This review by Jessica Critcher previously appeared at Bitch Flicks as part of our series on Animated Children's Films.
|The Nightmare Before Christmas (1993)|
This Halloween my husband and I stayed in and cuddled up with Funfetti cupcakes and a movie. We capped off our week-long 90’s Halloween movie marathon with a favorite from my childhood, The Nightmare Before Christmas. I’ve probably seen this film a hundred times. I know all of the songs by heart. I remember watching it on VHS when it first came out, which is making me feel increasingly old. But as is the case with several things from my childhood, some of the nostalgia wears thin when subjected to critical analysis.
For one thing, as I would love to describe to my five-year-old self, the film doesn’t pass the Bechdel test. To refresh your memory, passing the Bechdel test means a film has to have two female characters (with names) who talk to each other about something besides men. That’s it, and yet even this very basic requirement is usually too much for Hollywood to handle. Sally the rag doll and Shock, the witch trick-or-treater, only talk to men. According to Wikipedia, the two witches aren’t given names in the film, only later in a video game. But even without the name part, they only talk to and about Jack. This sends the message to boys and girls alike that female characters do not have anything substantial to contribute to the dialogue or the plot of the film. Girls and women do not, apparently, have anything interesting or relevant to say to one another, and children internalize that very deeply. While this was probably unintentional, the effect is still the same.
Maybe you’re thinking that’s a bit harsh. After all, the named female characters do seem to have quite a bit of agency. Shock is frustrated with her “dumb” cohorts and seems to be the brains of the outfit. She is quick to point out flaws in their plans and ultimately decides the best method to kidnap Santa Claus. But her development as a character ends with that scene. Shock is a naughty child motivated by nothing apart from her desire to do mischief. While there is nothing wrong with this type of character per se, there is something wrong with the fact that she represents half of the named female cast. And, while Shock is admittedly fun, I feel she does not do justice to Catherine O’Hara’s talent.

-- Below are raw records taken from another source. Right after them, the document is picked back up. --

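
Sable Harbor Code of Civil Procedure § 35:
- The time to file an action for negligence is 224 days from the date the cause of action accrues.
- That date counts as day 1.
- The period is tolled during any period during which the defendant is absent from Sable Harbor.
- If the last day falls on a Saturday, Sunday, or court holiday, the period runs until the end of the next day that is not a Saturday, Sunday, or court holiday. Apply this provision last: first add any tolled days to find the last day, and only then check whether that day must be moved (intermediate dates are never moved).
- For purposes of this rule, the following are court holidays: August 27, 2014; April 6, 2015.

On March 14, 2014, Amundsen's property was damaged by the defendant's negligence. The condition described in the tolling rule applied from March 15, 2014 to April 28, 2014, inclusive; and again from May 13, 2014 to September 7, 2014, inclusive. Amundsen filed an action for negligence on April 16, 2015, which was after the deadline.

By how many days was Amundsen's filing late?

Counting March 14, 2014 as day 1, day 224 is October 23, 2014.
From March 15, 2014 through April 28, 2014 inclusive is 45 days; tolling adds 45 days: October 23, 2014 + 45 days = December 7, 2014.
From May 13, 2014 through September 7, 2014 inclusive is 118 days; tolling adds 118 days: December 7, 2014 + 118 days = April 4, 2015.
April 4, 2015 is Saturday; April 5, 2015 is Sunday; April 6, 2015 is a listed holiday. The next qualifying day is April 7, 2015.
The deadline is April 7, 2015; from April 7, 2015 to April 16, 2015 is 9 days.

9 days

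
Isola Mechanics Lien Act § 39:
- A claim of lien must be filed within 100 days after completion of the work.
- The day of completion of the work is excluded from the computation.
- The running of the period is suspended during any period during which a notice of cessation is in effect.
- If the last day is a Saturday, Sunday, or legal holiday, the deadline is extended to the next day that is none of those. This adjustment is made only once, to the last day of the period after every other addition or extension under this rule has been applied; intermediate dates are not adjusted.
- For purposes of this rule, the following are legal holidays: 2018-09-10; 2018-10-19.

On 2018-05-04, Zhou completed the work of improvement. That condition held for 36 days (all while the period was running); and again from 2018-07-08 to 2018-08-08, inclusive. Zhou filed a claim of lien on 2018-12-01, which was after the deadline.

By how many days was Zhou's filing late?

100 days after 2018-05-04 is August 12, 2018.
Tolling adds 36 days: August 12, 2018 + 36 days = September 17, 2018.
From July 8, 2018 through August 8, 2018 inclusive is 32 days; tolling adds 32 days: September 17, 2018 + 32 days = October 19, 2018.
October 19, 2018 is a listed holiday; October 20, 2018 is Saturday; October 21, 2018 is Sunday. The next qualifying day is October 22, 2018.
The deadline is October 22, 2018; from October 22, 2018 to December 1, 2018 is 40 days.

40 days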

This brings me to Sally, also voiced by O’Hara. On the surface, Sally is the perfect heroine. She is constantly outsmarting her doddering caretaker, Doctor Finklestein. She repeatedly slips “deadly nightshade” into his food, putting him to sleep so she can wander free. Her knowledge of herbs and potions is a serious inspiration to Jack in his quest for the meaning of Christmas. He even asks her to make his “Sandy Claws” suit, because she is the only one “clever enough” to do it. She has the foresight to know his plan will be a disaster, so she tries to stop Christmas with fog juice. Then, she rushes to the aid of Santa Claus, leading him to tell Jack, “The next time you get the urge to take over someone else's holiday, I'd listen to her! She's the only one who makes any sense around this insane asylum!” Jack eventually realizes that he was a fool not to listen to Sally, or notice her affection for him.

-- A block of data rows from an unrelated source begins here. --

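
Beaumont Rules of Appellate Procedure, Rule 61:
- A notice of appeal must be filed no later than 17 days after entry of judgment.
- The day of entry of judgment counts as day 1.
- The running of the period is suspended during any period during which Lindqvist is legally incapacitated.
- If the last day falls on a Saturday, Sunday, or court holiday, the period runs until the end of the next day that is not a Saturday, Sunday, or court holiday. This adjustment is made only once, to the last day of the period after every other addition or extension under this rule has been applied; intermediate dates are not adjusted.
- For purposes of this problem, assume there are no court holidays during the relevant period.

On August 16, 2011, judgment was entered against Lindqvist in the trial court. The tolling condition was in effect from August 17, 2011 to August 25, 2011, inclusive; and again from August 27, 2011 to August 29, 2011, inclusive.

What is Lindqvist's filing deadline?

Counting August 16, 2011 as day 1, day 17 is September 1, 2011.
From August 17, 2011 through August 25, 2011 inclusive is 9 days; tolling adds 9 days: September 1, 2011 + 9 days = September 10, 2011.
From August 27, 2011 through August 29, 2011 inclusive is 3 days; tolling adds 3 days: September 10, 2011 + 3 days = September 13, 2011.
September 13, 2011 is a Tuesday and not a court holiday, so no extension applies.

September 13, 2011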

So, my five-year-old self loved Sally mostly because she is smart and resourceful. But Sally isn’t defined by her intelligence. She is defined by her relationships to the men in the story. Five-year-old me never bothered to question why she was the property of her creepy father in the first place. And while Jack is motivated by his role in the community and a quest for self-discovery, Sally is only driven by her desire to be with Jack. After Doctor Finklestein declares Sally to be too much trouble, he sets about building a new female companion who won’t disagree with him or run away. Sally’s world, which revolves around being with Jack and taking care of him, is at peace when he finally notices her and wants to be with her.

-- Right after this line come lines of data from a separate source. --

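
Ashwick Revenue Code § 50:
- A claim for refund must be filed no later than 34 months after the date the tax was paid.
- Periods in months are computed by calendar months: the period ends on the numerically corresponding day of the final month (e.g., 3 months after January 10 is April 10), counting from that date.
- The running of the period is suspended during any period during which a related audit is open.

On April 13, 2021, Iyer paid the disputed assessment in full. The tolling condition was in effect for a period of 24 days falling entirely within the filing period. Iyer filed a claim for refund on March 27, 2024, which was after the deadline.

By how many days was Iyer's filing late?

19 days

34 months after April 13, 2021 is February 13, 2024.
Tolling adds 24 days: February 13, 2024 + 24 days = March 8, 2024.
The deadline is March 8, 2024; from March 8, 2024 to March 27, 2024 is 19 days.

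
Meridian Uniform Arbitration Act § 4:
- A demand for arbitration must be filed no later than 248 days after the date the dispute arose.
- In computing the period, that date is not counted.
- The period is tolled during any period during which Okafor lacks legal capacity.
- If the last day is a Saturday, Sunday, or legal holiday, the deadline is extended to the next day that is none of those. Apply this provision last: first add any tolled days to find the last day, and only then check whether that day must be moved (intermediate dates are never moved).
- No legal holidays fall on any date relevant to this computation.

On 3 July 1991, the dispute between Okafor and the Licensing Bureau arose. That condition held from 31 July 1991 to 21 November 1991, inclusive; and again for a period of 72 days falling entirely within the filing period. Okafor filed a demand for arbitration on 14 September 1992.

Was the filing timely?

No

248 days after 3 July 1991 is March 7, 1992.
From July 31, 1991 through November 21, 1991 inclusive is 114 days; tolling adds 114 days: March 7, 1992 + 114 days = June 29, 1992.
Tolling adds 72 days: June 29, 1992 + 72 days = September 9, 1992.
September 9, 1992 is a Wednesday and not a legal holiday, so no extension applies.
The deadline is September 9, 1992; the filing on September 14, 1992 is after that date.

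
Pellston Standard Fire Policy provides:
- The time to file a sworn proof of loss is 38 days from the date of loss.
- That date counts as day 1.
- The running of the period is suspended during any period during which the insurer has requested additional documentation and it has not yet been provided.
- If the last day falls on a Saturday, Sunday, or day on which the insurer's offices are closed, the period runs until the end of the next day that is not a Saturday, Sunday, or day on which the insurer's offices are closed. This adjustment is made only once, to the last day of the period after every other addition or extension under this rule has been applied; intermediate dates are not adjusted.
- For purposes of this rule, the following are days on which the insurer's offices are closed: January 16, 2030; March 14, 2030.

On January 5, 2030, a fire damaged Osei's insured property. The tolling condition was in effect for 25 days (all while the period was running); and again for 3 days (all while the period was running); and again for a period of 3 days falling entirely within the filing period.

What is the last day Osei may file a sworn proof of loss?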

I still like the film. It gets me feeling all fuzzy inside and it serves the double purpose of celebrating Halloween and getting me amped up for Christmas. But I’m not five anymore. We live in a very complicated world where many changes need to take place, and girls and boys need to see these changes in the media they consume. Maybe someday Tim Burton could revamp the film and have Sally take over as mayor of Halloween Town (because seriously, that guy is an incompetent idiot). Maybe Shock could apprentice under the two witches and learn a useful trade to put her wits to better use. Maybe somewhere in Halloween Town, two women could talk to each other about something—anything—and the town could join us all in the 21st century. That sounds more like a Halloween classic I would want children to see.